Kids World is also getting a makeover. Mueller says the resort recently completed a floor plan for the renovation of the Kids World space in the Whetstone Building and will begin remodeling the space soon.
Stone says all of the building changes will be completed by the beginning of the upcoming ski season. The renovation of the Elevation Hotel and Spa should also be completed by December, he says.
Moving into “other things not so glamorous,” Stone says, are ongoing repairs and maintenance— plumbing and electrical in buildings, a $300,000 haul cable replacement for the Silver Queen Express lift, and repairs to fleet vehicles.
Stone said he didn’t know the total cost of this year’s maintenance projects, but the improvements on the hill and building changes will cost $1.2 million.
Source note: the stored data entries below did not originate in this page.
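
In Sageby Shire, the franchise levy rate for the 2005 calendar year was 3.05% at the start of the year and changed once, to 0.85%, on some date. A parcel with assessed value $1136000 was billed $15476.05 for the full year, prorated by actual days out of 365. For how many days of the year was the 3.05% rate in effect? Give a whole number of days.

85 days

Let d = days at the first rate; then 365 − d days at the second rate.
$1136000 × [3.05%·d + 0.85%·(365−d)] / 365 = $15476.05
Solving gives d = 85, so the new rate took effect on 27 Mar 2005.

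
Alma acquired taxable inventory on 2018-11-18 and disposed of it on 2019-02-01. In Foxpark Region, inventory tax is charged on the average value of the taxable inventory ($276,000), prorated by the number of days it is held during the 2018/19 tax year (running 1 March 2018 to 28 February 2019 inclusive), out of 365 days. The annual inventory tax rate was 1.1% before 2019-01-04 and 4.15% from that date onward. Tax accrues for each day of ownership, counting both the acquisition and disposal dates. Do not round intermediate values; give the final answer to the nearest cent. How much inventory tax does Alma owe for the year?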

For this upcoming winter CBMR will also be opening a new section of extreme limits terrain next to Teocalli Bowl, known by most skiers as Teo 2 and 2.5. Stone says no physical changes to the ski area were required to open the terrain, which is skied often in the spring once the lifts close for the season. “It’s pretty much a natural area we will expand into. The one thing required on our part is to control it (for avalanches) on a regular basis. If the snow is anything like this past winter, that’s going to be some amazing skiing back there,” he says.
In a June 24 press release regarding the improvements, CBMR owner Tim Mueller said, “We want to raise the bar again and continue to ensure that we deliver the best overall resort experience for our guests.”